With deployed models, you can create a model evaluation to evaluate its performance. You can select a dataset from Object Storage or upload one from the storage of the notebook you're working in. To upload datasets from your notebook, you must first set up policies that let the notebook session write files to Object Storage. You can label your model evaluation with an experiment name. You can either select from an existing experiment or create a new one. BERTScore, BLEU Score, Perplexity Score, Text Readability, and ROUGE are the evaluation metrics available for measuring model performance. You can save the model evaluation result in Object Storage. You can set the model evaluation parameters. Under advanced options, you can select the compute instance shape for the evaluation and optionally enter the Stop sequence. In addition, you can set up logging with your model evaluation to monitor it. Logging is optional but we recommend it to help troubleshoot errors with evaluation. You need to have the necessary policy to enable logging. For more information on logging, see Logs section. You can review the configurations and parameters of your evaluation before creating it.

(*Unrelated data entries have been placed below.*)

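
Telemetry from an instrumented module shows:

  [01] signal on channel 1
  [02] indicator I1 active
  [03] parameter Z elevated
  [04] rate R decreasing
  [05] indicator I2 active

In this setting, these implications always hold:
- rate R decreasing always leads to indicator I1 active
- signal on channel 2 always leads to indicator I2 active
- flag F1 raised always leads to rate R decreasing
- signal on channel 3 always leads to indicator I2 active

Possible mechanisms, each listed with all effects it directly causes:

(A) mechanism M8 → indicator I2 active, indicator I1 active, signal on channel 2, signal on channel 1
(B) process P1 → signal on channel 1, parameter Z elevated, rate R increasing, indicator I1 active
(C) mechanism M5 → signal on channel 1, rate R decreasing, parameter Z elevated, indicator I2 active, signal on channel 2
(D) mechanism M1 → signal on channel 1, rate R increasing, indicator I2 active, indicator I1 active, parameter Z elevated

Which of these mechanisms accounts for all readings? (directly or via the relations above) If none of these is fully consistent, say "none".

For each candidate, compare predicted effects to what was observed:
(A) mechanism M8 — signal on channel 1 +; indicator I1 active +; parameter Z elevated -; rate R decreasing -; indicator I2 active +
(B) process P1 — signal on channel 1 +; indicator I1 active +; parameter Z elevated +; rate R decreasing -; indicator I2 active -
(C) mechanism M5 — accounts for every observation (indicator I1 active by rate R decreasing → indicator I1 active)
(D) mechanism M1 — signal on channel 1 +; indicator I1 active +; parameter Z elevated +; rate R decreasing -; indicator I2 active +
(C) alone accounts for all the evidence.

C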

If you go back to the Evaluation tab, you see the evaluation lifecycle state is Succeeded when the model evaluation is completed. You can view the evaluation result and download a copy of the model evaluation report to your local machine.

See Evaluation on GitHub for more information on, and tips about, Evaluations.
Note

Evaluations can't be run on ARM-based shapes.
    1. Under AI Quick Actions, click Evaluations.
      The Evaluations page is shown.
    2. Click Create evaluations.
    3. Enter the name of the evaluation.
    4. Select the model deployment name.
    5. (Optional) Enter a description of the evaluation.
    6. To specify a dataset, click Choose an existing dataset or Upload dataset from notebook storage.
    7. (Optional) If you clicked Choose an existing dataset in step 6, select the compartment.
    8. (Optional) If you clicked Choose an existing dataset in step 6, select the Object Storage location of the dataset.
    9. (Optional) If you clicked Choose an existing dataset in step 6, specify the Object Storage path.
    10. To specify an experiment, click Choose an existing experiment or Create a new experiment. Use experiments to group similar models together for evaluation.
    11. Optional: If you clicked Choose an existing experiment, select the experiment.
    12. Optional: If you clicked Create a new experiment:
      1. Enter the experiment name.
      2. Optional: Give the experiment a description.
    13. Specify the Object Storage bucket to store the results in.
      1. Select the compartment.
      2. Select the Object Storage location.
      3. Optional: Specify the Object Storage path.
    14. Click Next.
    15. (Optional) Under Parameters, update the model evaluation parameters from the default values.
    16. Click Show advance options.
    17. Specify the instance shape and stop sequence to use.
    18. (Optional) Under Logging, specify the log group and log to use.
    19. Click Next.
      The review page is shown for the evaluation you want to create.
    20. Click Submit to start the evaluation.
    21. When the evaluation completes, and the Lifecycle state is set to Succeeded, click the arrow next to the evaluation.
      The evaluation metrics and model parameters are shown. Click Download to download the report in HTML format.
  • For a complete list of parameters and values for AI Quick Actions CLI commands, see AI Quick Actions CLI.

  • This task can't be performed using the API.